Iraq has its own history of racism, particularly against a minority of Afro-Iraqis in the south who trace their roots back to East Africa.
In 2013, leading Afro-Iraqi figure Jalal Thiyab was gunned down in the oil-rich city of Basra — but discrimination against the community is otherwise mostly nonviolent.
“Our racism is different than America’s racism,” said Ali Essam, a 34-year-old Afro-Iraqi who directed a wildly popular play about Iraq’s protests last year.
“Here, we joke about dark skin but in America, being dark makes people think you’re a threat,” he told AFP.
Solidarity is spreading online, too, with Iraqis tweaking their own protest chants and slogans to fit the US.
In one video, an elderly Iraqi is seen reciting a “hosa” or rhythmic chant, used to rally people into the streets last year and now adapted to an American context.
“This is a vow, this a vow!
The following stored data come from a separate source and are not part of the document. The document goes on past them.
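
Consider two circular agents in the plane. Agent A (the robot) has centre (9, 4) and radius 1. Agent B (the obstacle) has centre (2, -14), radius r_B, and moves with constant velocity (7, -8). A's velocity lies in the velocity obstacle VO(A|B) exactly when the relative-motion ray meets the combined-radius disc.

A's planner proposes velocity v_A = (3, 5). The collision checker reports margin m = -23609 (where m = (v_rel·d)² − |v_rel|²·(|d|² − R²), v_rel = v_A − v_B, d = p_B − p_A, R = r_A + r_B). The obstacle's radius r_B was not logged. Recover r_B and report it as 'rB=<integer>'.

m = -23609
d = (-7, -18);  v_rel = (-4, 13),  |v_rel|² = 185
v_rel×d = (-4)·(-18) − (13)·(-7) = 163
since m = R²·185 − 163²:  R² = (26569 + -23609) / 185 = 16
R = √16 = 4  ⇒  r_B = 4 − 1 = 3

rB=3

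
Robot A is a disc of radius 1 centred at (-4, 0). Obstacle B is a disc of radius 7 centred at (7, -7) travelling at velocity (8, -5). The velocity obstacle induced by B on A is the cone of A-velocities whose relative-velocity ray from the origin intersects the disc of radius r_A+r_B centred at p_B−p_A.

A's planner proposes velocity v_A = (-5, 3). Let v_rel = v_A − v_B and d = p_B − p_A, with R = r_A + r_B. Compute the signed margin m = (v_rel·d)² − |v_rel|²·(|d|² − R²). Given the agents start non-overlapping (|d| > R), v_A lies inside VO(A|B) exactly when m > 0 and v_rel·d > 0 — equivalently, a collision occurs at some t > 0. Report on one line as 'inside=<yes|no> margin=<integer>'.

d = (11, -7),  |d|² = 170;  R = 1+7 = 8,  c = 170−8² = 106
v_rel = (-13, 8),  |v_rel|² = 233;  v_rel·d = (-13)·(11) + (8)·(-7) = -199
233·t² + 398·t + 106 = 0  ⇒  m = (-199)² − 233·106 = 14903
m = 14903 > 0,  v_rel·d = -199 < 0  ⇒  outside

inside=no margin=14903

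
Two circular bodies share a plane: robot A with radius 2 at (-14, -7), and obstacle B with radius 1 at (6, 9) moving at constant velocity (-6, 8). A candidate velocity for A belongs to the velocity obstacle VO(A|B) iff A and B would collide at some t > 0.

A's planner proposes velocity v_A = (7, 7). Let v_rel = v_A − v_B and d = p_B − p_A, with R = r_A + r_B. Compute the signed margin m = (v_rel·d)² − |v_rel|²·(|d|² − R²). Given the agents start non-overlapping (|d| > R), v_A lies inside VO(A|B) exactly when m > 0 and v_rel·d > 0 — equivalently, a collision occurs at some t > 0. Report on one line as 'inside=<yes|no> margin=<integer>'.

d = (20, 16),  |d|² = 656;  R = 2+1 = 3,  c = 656−3² = 647
v_rel = (13, -1),  |v_rel|² = 170;  v_rel·d = (13)·(20) + (-1)·(16) = 244
170·t² − 488·t + 647 = 0  ⇒  m = 244² − 170·647 = -50454
m = -50454 < 0,  v_rel·d = 244 > 0  ⇒  outside

inside=no margin=-50454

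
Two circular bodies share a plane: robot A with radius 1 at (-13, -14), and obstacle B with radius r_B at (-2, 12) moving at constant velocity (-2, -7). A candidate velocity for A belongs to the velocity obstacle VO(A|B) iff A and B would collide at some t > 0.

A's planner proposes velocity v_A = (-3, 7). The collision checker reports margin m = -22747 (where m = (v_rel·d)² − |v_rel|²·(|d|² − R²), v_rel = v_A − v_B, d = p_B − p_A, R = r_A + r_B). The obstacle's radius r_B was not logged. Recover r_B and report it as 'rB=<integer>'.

m = -22747
d = (11, 26);  v_rel = (-1, 14),  |v_rel|² = 197
v_rel×d = (-1)·(26) − (14)·(11) = -180
since m = R²·197 − (-180)²:  R² = (32400 + -22747) / 197 = 49
R = √49 = 7  ⇒  r_B = 7 − 1 = 6

rB=6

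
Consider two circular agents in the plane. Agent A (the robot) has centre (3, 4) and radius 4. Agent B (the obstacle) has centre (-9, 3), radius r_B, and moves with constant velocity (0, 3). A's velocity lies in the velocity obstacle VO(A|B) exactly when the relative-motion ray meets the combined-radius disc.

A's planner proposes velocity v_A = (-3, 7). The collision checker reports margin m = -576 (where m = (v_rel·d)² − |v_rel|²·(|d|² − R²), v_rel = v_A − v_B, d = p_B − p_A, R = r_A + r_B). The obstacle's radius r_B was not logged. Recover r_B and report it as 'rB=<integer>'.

m = -576
d = (-12, -1);  v_rel = (-3, 4),  |v_rel|² = 25
v_rel×d = (-3)·(-1) − (4)·(-12) = 51
since m = R²·25 − 51²:  R² = (2601 + -576) / 25 = 81
R = √81 = 9  ⇒  r_B = 9 − 4 = 5

rB=5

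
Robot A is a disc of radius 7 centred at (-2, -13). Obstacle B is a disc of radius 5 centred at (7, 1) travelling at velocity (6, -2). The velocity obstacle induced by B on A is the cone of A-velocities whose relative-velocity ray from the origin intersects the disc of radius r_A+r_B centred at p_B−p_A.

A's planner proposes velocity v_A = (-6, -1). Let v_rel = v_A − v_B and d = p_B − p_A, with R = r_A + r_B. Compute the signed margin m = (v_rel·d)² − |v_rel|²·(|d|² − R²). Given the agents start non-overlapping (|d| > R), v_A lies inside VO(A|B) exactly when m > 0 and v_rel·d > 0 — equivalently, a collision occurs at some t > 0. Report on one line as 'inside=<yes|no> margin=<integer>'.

d = (9, 14),  |d|² = 277;  R = 7+5 = 12,  c = 277−12² = 133
v_rel = (-12, 1),  |v_rel|² = 145;  v_rel·d = (-12)·(9) + (1)·(14) = -94
145·t² + 188·t + 133 = 0  ⇒  m = (-94)² − 145·133 = -10449
m = -10449 < 0,  v_rel·d = -94 < 0  ⇒  outside

inside=no margin=-10449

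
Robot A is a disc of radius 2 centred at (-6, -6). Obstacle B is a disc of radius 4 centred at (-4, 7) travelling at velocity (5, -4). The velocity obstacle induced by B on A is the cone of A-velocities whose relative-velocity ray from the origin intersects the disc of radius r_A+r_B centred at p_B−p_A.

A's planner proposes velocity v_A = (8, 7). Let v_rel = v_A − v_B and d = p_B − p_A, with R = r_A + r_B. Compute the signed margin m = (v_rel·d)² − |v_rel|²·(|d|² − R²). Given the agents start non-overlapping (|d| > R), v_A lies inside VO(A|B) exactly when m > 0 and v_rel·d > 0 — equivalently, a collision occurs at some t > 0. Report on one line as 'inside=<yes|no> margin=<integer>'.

d = (2, 13),  |d|² = 173;  R = 2+4 = 6,  c = 173−6² = 137
v_rel = (3, 11),  |v_rel|² = 130;  v_rel·d = (3)·(2) + (11)·(13) = 149
130·t² − 298·t + 137 = 0  ⇒  m = 149² − 130·137 = 4391
m = 4391 > 0,  v_rel·d = 149 > 0  ⇒  inside

inside=yes margin=4391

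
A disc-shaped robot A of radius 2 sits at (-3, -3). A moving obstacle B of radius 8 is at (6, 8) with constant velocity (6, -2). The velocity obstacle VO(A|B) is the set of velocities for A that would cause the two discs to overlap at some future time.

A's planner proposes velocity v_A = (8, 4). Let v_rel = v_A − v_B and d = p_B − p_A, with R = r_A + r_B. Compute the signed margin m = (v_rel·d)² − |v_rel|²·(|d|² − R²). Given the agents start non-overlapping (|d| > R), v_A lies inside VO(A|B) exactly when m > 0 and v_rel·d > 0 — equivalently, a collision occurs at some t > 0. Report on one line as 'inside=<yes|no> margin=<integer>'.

d = (9, 11),  |d|² = 202;  R = 2+8 = 10,  c = 202−10² = 102
v_rel = (2, 6),  |v_rel|² = 40;  v_rel·d = (2)·(9) + (6)·(11) = 84
40·t² − 168·t + 102 = 0  ⇒  m = 84² − 40·102 = 2976
m = 2976 > 0,  v_rel·d = 84 > 0  ⇒  inside

inside=yes margin=2976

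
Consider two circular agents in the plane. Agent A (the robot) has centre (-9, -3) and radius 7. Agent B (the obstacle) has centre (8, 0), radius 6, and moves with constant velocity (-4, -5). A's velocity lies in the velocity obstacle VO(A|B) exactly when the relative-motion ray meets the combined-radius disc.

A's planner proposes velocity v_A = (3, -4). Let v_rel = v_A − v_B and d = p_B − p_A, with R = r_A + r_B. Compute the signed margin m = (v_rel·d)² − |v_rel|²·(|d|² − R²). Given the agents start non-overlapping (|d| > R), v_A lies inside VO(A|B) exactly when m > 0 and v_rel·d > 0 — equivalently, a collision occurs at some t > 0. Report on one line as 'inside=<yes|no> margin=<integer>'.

d = (17, 3),  |d|² = 298;  R = 7+6 = 13,  c = 298−13² = 129
v_rel = (7, 1),  |v_rel|² = 50;  v_rel·d = (7)·(17) + (1)·(3) = 122
50·t² − 244·t + 129 = 0  ⇒  m = 122² − 50·129 = 8434
m = 8434 > 0,  v_rel·d = 122 > 0  ⇒  inside

inside=yes margin=8434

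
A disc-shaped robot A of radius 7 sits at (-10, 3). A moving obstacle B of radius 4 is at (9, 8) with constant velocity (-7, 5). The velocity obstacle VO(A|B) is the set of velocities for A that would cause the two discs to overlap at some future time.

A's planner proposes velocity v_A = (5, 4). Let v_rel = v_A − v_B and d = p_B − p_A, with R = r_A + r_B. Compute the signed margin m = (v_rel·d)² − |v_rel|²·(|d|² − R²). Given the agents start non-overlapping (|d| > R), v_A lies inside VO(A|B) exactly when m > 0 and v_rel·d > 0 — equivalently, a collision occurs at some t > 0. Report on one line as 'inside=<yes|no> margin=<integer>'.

d = (19, 5),  |d|² = 386;  R = 7+4 = 11,  c = 386−11² = 265
v_rel = (12, -1),  |v_rel|² = 145;  v_rel·d = (12)·(19) + (-1)·(5) = 223
145·t² − 446·t + 265 = 0  ⇒  m = 223² − 145·265 = 11304
m = 11304 > 0,  v_rel·d = 223 > 0  ⇒  inside

inside=yes margin=11304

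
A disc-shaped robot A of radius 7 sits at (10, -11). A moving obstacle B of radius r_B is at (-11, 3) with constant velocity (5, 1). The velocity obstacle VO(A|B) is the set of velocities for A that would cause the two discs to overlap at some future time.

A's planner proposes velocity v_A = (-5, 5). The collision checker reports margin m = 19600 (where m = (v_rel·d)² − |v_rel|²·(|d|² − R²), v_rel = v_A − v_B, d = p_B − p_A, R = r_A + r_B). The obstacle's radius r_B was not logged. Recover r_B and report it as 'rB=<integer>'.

m = 19600
d = (-21, 14);  v_rel = (-10, 4),  |v_rel|² = 116
v_rel×d = (-10)·(14) − (4)·(-21) = -56
since m = R²·116 − (-56)²:  R² = (3136 + 19600) / 116 = 196
R = √196 = 14  ⇒  r_B = 14 − 7 = 7

rB=7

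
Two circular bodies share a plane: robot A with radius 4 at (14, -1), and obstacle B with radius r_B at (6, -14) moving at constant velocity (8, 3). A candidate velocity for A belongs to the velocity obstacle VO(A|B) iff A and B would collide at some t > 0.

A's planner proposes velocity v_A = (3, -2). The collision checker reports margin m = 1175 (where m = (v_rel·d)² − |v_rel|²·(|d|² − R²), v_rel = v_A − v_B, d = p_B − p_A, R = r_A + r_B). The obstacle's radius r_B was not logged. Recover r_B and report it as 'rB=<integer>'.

m = 1175
d = (-8, -13);  v_rel = (-5, -5),  |v_rel|² = 50
v_rel×d = (-5)·(-13) − (-5)·(-8) = 25
since m = R²·50 − 25²:  R² = (625 + 1175) / 50 = 36
R = √36 = 6  ⇒  r_B = 6 − 4 = 2

rB=2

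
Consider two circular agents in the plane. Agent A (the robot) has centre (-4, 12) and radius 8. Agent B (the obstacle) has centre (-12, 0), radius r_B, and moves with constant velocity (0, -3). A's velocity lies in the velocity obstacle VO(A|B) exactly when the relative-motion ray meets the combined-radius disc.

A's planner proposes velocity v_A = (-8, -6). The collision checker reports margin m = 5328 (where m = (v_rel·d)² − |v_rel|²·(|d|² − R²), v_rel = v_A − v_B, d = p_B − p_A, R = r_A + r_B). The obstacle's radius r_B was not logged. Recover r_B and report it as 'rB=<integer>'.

m = 5328
d = (-8, -12);  v_rel = (-8, -3),  |v_rel|² = 73
v_rel×d = (-8)·(-12) − (-3)·(-8) = 72
since m = R²·73 − 72²:  R² = (5184 + 5328) / 73 = 144
R = √144 = 12  ⇒  r_B = 12 − 8 = 4

rB=4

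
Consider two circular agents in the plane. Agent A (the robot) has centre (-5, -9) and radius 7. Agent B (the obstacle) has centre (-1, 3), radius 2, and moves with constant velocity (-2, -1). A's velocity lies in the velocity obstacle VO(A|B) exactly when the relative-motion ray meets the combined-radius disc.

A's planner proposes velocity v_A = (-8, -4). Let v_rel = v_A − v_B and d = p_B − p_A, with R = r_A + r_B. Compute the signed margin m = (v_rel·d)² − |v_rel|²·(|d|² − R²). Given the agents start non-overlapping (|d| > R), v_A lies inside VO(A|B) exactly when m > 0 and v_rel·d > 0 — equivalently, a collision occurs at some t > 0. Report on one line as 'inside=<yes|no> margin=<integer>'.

d = (4, 12),  |d|² = 160;  R = 7+2 = 9,  c = 160−9² = 79
v_rel = (-6, -3),  |v_rel|² = 45;  v_rel·d = (-6)·(4) + (-3)·(12) = -60
45·t² + 120·t + 79 = 0  ⇒  m = (-60)² − 45·79 = 45
m = 45 > 0,  v_rel·d = -60 < 0  ⇒  outside

inside=no margin=45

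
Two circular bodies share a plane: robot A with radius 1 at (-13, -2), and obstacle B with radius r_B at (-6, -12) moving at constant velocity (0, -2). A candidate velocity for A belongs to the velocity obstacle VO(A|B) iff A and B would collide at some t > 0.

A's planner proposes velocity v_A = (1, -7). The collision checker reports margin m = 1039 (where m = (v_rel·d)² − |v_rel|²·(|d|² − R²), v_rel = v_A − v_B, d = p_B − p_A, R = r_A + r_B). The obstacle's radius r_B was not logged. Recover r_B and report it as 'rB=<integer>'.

m = 1039
d = (7, -10);  v_rel = (1, -5),  |v_rel|² = 26
v_rel×d = (1)·(-10) − (-5)·(7) = 25
since m = R²·26 − 25²:  R² = (625 + 1039) / 26 = 64
R = √64 = 8  ⇒  r_B = 8 − 1 = 7

rB=7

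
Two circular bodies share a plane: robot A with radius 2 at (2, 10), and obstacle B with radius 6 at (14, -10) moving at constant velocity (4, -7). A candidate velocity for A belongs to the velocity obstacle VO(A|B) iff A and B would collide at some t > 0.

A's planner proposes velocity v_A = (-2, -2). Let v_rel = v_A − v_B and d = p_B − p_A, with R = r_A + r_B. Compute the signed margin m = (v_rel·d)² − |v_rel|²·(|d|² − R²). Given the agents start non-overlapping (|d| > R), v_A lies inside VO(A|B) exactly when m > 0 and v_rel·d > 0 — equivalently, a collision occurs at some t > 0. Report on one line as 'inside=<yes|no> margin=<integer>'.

d = (12, -20),  |d|² = 544;  R = 2+6 = 8,  c = 544−8² = 480
v_rel = (-6, 5),  |v_rel|² = 61;  v_rel·d = (-6)·(12) + (5)·(-20) = -172
61·t² + 344·t + 480 = 0  ⇒  m = (-172)² − 61·480 = 304
m = 304 > 0,  v_rel·d = -172 < 0  ⇒  outside

inside=no margin=304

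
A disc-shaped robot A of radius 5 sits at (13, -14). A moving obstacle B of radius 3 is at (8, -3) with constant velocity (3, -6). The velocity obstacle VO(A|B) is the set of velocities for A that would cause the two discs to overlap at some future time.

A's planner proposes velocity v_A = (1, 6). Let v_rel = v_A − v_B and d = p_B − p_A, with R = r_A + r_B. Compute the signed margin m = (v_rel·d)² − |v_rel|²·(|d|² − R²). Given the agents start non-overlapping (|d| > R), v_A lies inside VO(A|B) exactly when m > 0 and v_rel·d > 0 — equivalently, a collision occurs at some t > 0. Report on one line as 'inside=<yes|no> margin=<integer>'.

d = (-5, 11),  |d|² = 146;  R = 5+3 = 8,  c = 146−8² = 82
v_rel = (-2, 12),  |v_rel|² = 148;  v_rel·d = (-2)·(-5) + (12)·(11) = 142
148·t² − 284·t + 82 = 0  ⇒  m = 142² − 148·82 = 8028
m = 8028 > 0,  v_rel·d = 142 > 0  ⇒  inside

inside=yes margin=8028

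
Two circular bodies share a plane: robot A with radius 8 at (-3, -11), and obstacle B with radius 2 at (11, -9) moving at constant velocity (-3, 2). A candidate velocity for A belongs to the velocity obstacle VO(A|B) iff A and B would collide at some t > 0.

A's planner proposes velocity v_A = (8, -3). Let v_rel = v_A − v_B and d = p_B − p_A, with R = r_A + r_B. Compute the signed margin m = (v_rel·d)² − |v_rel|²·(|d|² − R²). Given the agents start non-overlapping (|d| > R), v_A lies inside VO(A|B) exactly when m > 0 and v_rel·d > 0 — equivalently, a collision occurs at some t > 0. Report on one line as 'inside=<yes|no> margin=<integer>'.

d = (14, 2),  |d|² = 200;  R = 8+2 = 10,  c = 200−10² = 100
v_rel = (11, -5),  |v_rel|² = 146;  v_rel·d = (11)·(14) + (-5)·(2) = 144
146·t² − 288·t + 100 = 0  ⇒  m = 144² − 146·100 = 6136
m = 6136 > 0,  v_rel·d = 144 > 0  ⇒  inside

inside=yes margin=6136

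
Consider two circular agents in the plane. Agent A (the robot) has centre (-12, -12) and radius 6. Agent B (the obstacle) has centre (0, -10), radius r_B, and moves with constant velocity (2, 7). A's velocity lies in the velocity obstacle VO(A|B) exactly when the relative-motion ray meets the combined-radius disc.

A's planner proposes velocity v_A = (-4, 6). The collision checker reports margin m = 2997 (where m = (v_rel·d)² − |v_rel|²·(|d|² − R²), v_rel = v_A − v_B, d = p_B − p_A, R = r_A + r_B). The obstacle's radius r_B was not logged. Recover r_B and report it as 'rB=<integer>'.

m = 2997
d = (12, 2);  v_rel = (-6, -1),  |v_rel|² = 37
v_rel×d = (-6)·(2) − (-1)·(12) = 0
since m = R²·37 − 0²:  R² = (0 + 2997) / 37 = 81
R = √81 = 9  ⇒  r_B = 9 − 6 = 3

rB=3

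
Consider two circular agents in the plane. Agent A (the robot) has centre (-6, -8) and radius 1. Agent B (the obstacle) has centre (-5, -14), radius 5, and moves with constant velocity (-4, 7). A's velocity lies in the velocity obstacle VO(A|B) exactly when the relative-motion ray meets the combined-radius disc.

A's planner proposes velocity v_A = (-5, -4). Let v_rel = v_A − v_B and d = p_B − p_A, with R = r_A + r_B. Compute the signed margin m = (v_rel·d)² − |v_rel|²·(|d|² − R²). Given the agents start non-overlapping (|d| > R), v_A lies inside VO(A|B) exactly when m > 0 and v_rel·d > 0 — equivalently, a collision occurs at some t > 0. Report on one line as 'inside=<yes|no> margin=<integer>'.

d = (1, -6),  |d|² = 37;  R = 1+5 = 6,  c = 37−6² = 1
v_rel = (-1, -11),  |v_rel|² = 122;  v_rel·d = (-1)·(1) + (-11)·(-6) = 65
122·t² − 130·t + 1 = 0  ⇒  m = 65² − 122·1 = 4103
m = 4103 > 0,  v_rel·d = 65 > 0  ⇒  inside

inside=yes margin=4103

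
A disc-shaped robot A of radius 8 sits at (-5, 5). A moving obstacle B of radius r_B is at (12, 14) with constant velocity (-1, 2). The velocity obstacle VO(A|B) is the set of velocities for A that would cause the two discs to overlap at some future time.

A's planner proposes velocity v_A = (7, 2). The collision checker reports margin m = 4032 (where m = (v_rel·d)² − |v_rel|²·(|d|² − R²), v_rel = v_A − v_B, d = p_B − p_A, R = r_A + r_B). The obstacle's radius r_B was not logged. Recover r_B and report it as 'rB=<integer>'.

m = 4032
d = (17, 9);  v_rel = (8, 0),  |v_rel|² = 64
v_rel×d = (8)·(9) − (0)·(17) = 72
since m = R²·64 − 72²:  R² = (5184 + 4032) / 64 = 144
R = √144 = 12  ⇒  r_B = 12 − 8 = 4

rB=4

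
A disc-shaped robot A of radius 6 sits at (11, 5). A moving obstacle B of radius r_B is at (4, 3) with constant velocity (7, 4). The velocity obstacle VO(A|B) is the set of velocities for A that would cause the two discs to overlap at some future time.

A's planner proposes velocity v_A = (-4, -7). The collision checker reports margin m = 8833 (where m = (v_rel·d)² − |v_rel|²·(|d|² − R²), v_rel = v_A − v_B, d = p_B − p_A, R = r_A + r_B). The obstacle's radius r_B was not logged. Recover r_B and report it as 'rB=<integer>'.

m = 8833
d = (-7, -2);  v_rel = (-11, -11),  |v_rel|² = 242
v_rel×d = (-11)·(-2) − (-11)·(-7) = -55
since m = R²·242 − (-55)²:  R² = (3025 + 8833) / 242 = 49
R = √49 = 7  ⇒  r_B = 7 − 6 = 1

rB=1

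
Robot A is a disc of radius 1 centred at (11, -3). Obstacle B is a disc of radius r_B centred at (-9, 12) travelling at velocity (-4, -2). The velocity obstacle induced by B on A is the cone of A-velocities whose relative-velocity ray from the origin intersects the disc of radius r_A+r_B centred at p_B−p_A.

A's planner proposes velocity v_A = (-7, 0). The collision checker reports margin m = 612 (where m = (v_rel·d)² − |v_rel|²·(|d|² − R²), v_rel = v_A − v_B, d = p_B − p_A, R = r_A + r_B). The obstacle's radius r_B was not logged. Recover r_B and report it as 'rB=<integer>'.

m = 612
d = (-20, 15);  v_rel = (-3, 2),  |v_rel|² = 13
v_rel×d = (-3)·(15) − (2)·(-20) = -5
since m = R²·13 − (-5)²:  R² = (25 + 612) / 13 = 49
R = √49 = 7  ⇒  r_B = 7 − 1 = 6

rB=6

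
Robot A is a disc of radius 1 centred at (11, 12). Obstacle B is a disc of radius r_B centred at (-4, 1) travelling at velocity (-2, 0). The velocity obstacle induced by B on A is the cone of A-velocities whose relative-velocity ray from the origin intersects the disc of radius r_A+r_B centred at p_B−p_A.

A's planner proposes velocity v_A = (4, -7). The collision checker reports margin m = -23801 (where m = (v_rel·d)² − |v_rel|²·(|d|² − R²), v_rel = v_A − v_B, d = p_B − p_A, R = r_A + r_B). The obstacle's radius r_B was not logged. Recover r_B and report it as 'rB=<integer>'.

m = -23801
d = (-15, -11);  v_rel = (6, -7),  |v_rel|² = 85
v_rel×d = (6)·(-11) − (-7)·(-15) = -171
since m = R²·85 − (-171)²:  R² = (29241 + -23801) / 85 = 64
R = √64 = 8  ⇒  r_B = 8 − 1 = 7

rB=7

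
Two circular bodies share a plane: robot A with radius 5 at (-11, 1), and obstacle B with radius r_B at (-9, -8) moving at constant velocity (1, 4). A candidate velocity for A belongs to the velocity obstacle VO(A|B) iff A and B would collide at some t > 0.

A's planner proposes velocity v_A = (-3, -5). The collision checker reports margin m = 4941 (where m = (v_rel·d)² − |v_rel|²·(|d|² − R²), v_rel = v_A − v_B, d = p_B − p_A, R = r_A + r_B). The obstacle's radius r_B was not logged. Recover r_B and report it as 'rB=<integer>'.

m = 4941
d = (2, -9);  v_rel = (-4, -9),  |v_rel|² = 97
v_rel×d = (-4)·(-9) − (-9)·(2) = 54
since m = R²·97 − 54²:  R² = (2916 + 4941) / 97 = 81
R = √81 = 9  ⇒  r_B = 9 − 5 = 4

rB=4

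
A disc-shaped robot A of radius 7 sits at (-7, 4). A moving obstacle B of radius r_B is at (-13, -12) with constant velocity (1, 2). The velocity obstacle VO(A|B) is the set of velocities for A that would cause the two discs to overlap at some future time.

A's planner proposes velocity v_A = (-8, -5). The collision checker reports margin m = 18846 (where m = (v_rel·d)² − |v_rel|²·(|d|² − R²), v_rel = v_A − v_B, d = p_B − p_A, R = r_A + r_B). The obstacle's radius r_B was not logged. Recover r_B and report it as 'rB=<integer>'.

m = 18846
d = (-6, -16);  v_rel = (-9, -7),  |v_rel|² = 130
v_rel×d = (-9)·(-16) − (-7)·(-6) = 102
since m = R²·130 − 102²:  R² = (10404 + 18846) / 130 = 225
R = √225 = 15  ⇒  r_B = 15 − 7 = 8

rB=8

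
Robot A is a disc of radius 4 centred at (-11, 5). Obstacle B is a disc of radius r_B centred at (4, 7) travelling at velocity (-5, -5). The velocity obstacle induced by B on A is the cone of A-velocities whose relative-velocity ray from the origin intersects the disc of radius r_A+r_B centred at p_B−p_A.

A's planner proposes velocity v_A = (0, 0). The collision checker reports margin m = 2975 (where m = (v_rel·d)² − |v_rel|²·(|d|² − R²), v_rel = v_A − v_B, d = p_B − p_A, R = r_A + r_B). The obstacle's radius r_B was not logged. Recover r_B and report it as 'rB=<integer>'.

m = 2975
d = (15, 2);  v_rel = (5, 5),  |v_rel|² = 50
v_rel×d = (5)·(2) − (5)·(15) = -65
since m = R²·50 − (-65)²:  R² = (4225 + 2975) / 50 = 144
R = √144 = 12  ⇒  r_B = 12 − 4 = 8

rB=8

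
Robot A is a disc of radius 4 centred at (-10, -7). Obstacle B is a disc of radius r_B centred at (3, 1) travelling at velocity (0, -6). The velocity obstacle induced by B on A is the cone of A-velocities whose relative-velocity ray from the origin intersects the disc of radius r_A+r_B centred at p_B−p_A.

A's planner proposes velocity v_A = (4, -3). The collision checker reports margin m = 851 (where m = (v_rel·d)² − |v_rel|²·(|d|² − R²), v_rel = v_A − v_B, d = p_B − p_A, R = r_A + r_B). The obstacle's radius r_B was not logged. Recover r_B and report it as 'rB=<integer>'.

m = 851
d = (13, 8);  v_rel = (4, 3),  |v_rel|² = 25
v_rel×d = (4)·(8) − (3)·(13) = -7
since m = R²·25 − (-7)²:  R² = (49 + 851) / 25 = 36
R = √36 = 6  ⇒  r_B = 6 − 4 = 2

rB=2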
Texas won’t be quiet now,” he bellowed, before advising Americans to keep their rallies independent of foreign interference — mimicking a US government warning to Iraqis last year. Others shared the hashtag “America Revolts.”
Another Arabic hashtag going viral in Iraq translates as “We want to breathe, too,” referring to Floyd’s last words.
Not all the comparisons have been uplifting, however.
The governor of Minnesota, the state in which Minneapolis is located, said the US street violence “was reminiscent of Mogadishu or Baghdad.”
And the troops briefly deployed by US President Donald Trump to quell unrest in Washington were from the 82nd Airborne — which had just returned from duty in Iraq.
“Trump is using the American army against the American people,” said Democrat presidential candidate and former vice president Joe Biden.
Iraqis have fought back online, tweeting “Stop associating Baghdad with turmoil,” in response to comparisons with their homeland.
Others have used biting sarcasm.
In response to videos of crowds breaking into shops across US cities, Iraqis have dug up an infamous quote by ex-defense secretary Donald Rumsfeld.
“Lawlessness and looting is a natural consequence of the transition from dictatorship to a free country,” he said in response to a journalist’s question on widespread looting and chaos in Baghdad following the 2003 US-led invasion.